Christianity has suffered over many generations its own reductionist sets of immutable beliefs: doctrines often born on the horns of dilemmas and controversies that most of us have forgotten. Of course doctrine does have its place in our midst. But its place is less than primary, for we are not called to worship doctrine, proposition, or mere belief in the contemporary sense of the world. We do not worship putting stock in given historic statements. Our beliefs by themselves simply do not carry enough on their own, if for no other reason, because they are our beliefs – built up around our invariably limited worldviews, born largely on our own, often accidental, location in the universe, with all of the heritage and history that brings with it. Again, that is not to say our beliefs have no merit. But they are a poor copy of what we should hold most dear. And, when our beliefs are at their best, they can only point to the One who holds us dearer than we could ever hold ourselves.
In a moment we utter the Nicene Creed that opens with “We believe in One God.” It is not so much that we assent to a string of doctrine, but rather that we believe in this God, this Good Shepherd, this marvelous Creator who knows our voices before we know them, this Savior who can pick you, me, and any one of us out when we are lost – be it alone or in a crowd – who knows us better than our mothers or fathers know us, more deeply than a friend or lover.
Jesus makes claims far and beyond that of the sort a sensible first-century Messiah would have made. Throwing out the Romans should have been top of the list, but Jesus instead is after drawing people into an extraordinary relationship with their God. Not a relationship where authorities or rules or narrow frameworks of belief in particular ideas stand as proxy for the Real Thing. But an intimate relationship like a shepherd to sheep – where the voice, character, even the peculiar smell, taste, and feeling of God in Christ is immediately available.

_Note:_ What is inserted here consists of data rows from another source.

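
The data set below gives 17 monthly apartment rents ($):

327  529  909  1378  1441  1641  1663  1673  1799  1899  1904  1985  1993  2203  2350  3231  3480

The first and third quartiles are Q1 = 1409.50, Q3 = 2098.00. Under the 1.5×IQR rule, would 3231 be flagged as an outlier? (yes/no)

IQR = Q3 − Q1 = 2098.00 − 1409.50 = 688.50.
Lower fence = Q1 − 1.5·IQR = 1409.50 − 1032.75 = 376.75.
Upper fence = Q3 + 1.5·IQR = 2098.00 + 1032.75 = 3130.75.
3231 lies above the upper fence.

yes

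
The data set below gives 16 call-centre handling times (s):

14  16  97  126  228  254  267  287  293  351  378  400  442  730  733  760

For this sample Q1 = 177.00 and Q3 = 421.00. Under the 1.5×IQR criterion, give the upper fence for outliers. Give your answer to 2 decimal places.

787.00

IQR = Q3 − Q1 = 421.00 − 177.00 = 244.00.
Lower fence = Q1 − 1.5·IQR = 177.00 − 366.00 = -189.00.
Upper fence = Q3 + 1.5·IQR = 421.00 + 366.00 = 787.00.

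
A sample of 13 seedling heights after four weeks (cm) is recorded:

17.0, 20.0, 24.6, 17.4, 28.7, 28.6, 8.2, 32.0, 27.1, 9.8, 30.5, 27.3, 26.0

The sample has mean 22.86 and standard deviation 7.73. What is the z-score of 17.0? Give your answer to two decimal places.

z = (17.0 − 22.86) / 7.73 = -0.76.

-0.76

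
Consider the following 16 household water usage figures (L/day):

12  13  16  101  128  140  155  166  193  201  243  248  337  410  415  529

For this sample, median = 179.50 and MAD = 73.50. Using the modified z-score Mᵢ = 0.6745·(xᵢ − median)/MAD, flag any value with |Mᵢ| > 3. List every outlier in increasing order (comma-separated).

|Mᵢ| > 3 ⇔ |xᵢ − 179.50| > 3·73.50/0.6745 = 326.91.
So outliers lie outside [-147.41, 506.41].
529: M = 3.21 → outlier.

529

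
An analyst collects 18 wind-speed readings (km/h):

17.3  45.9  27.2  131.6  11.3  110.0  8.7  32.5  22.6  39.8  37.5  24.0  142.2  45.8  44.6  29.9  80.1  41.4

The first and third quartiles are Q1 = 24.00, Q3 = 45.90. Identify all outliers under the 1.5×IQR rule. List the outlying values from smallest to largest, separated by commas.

80.1, 110.0, 131.6, 142.2

IQR = Q3 − Q1 = 45.90 − 24.00 = 21.90.
Lower fence = Q1 − 1.5·IQR = 24.00 − 32.85 = -8.85.
Upper fence = Q3 + 1.5·IQR = 45.90 + 32.85 = 78.75.
80.1 > 78.75 → outlier.
110.0 > 78.75 → outlier.
131.6 > 78.75 → outlier.
142.2 > 78.75 → outlier.
All remaining values lie within [-8.85, 78.75].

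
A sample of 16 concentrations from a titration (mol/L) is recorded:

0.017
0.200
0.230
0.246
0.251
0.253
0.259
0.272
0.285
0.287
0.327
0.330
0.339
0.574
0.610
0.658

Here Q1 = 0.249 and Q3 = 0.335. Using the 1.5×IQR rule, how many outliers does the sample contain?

IQR = 0.086; fences at 0.249 − 0.129 = 0.120 and 0.335 + 0.129 = 0.464.
Outside the cutoffs: 0.017, 0.574, 0.610, 0.658.

4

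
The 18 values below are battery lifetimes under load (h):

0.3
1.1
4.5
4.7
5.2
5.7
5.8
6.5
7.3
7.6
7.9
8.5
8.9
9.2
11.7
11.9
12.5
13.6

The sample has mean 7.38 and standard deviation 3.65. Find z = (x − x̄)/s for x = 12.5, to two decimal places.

1.40

z = (12.5 − 7.38) / 3.65 = 1.40.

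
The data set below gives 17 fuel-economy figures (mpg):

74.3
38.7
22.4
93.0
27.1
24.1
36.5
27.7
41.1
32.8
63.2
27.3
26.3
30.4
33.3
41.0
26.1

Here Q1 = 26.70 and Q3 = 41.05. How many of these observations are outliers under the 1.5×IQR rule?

3

IQR = 14.35; fences at 26.70 − 21.525 = 5.175 and 41.05 + 21.525 = 62.575.
Outside the cutoffs: 63.2, 74.3, 93.0.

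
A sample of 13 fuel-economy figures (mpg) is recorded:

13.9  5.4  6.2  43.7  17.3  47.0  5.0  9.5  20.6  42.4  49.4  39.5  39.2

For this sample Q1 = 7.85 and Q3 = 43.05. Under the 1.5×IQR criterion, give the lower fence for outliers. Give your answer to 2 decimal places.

-44.95

IQR = Q3 − Q1 = 43.05 − 7.85 = 35.20.
Lower fence = Q1 − 1.5·IQR = 7.85 − 52.80 = -44.95.
Upper fence = Q3 + 1.5·IQR = 43.05 + 52.80 = 95.85.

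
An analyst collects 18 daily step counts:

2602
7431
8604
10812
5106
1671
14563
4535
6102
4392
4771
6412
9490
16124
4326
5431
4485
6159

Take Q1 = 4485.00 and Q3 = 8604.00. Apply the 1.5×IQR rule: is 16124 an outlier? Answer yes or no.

yes

IQR = Q3 − Q1 = 8604.00 − 4485.00 = 4119.00.
Lower fence = Q1 − 1.5·IQR = 4485.00 − 6178.50 = -1693.50.
Upper fence = Q3 + 1.5·IQR = 8604.00 + 6178.50 = 14782.50.
16124 lies above the upper fence.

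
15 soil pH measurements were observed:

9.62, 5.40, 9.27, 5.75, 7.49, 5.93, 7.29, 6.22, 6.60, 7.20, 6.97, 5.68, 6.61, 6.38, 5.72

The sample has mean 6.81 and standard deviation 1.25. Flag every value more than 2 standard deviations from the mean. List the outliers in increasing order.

Cutoffs at x̄ ± 2s: 6.81 ± 2·1.25 = [4.31, 9.31].
9.62: z = 2.25, |z| > 2 → outlier.
Every other value lies within [4.31, 9.31].

9.62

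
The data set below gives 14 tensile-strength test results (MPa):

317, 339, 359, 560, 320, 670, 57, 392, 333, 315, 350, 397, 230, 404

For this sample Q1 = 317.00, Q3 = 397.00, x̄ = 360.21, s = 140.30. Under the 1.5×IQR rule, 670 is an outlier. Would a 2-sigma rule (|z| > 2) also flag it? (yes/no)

yes

z = (670 − 360.21) / 140.30 = 2.21.
|z| = 2.21 > 2.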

It’s to this relationship that we are called through the bread and the wine and the uttering of ancient articles of faith and the sharing of common story in our hallowed Scriptures. Most days will be quietly fighting with each other or within ourselves about what we really “believe.” But if we look deeper than that, we will see that it is the Good Shepherd who matters more. And believing in that Good Shepherd and listening hard for the voice of the One who made us and saves us is our primary adventure in Life. For when we hear, our hearts will be turned, and we won’t be able to help but follow, and then to invite others to join us in the Way.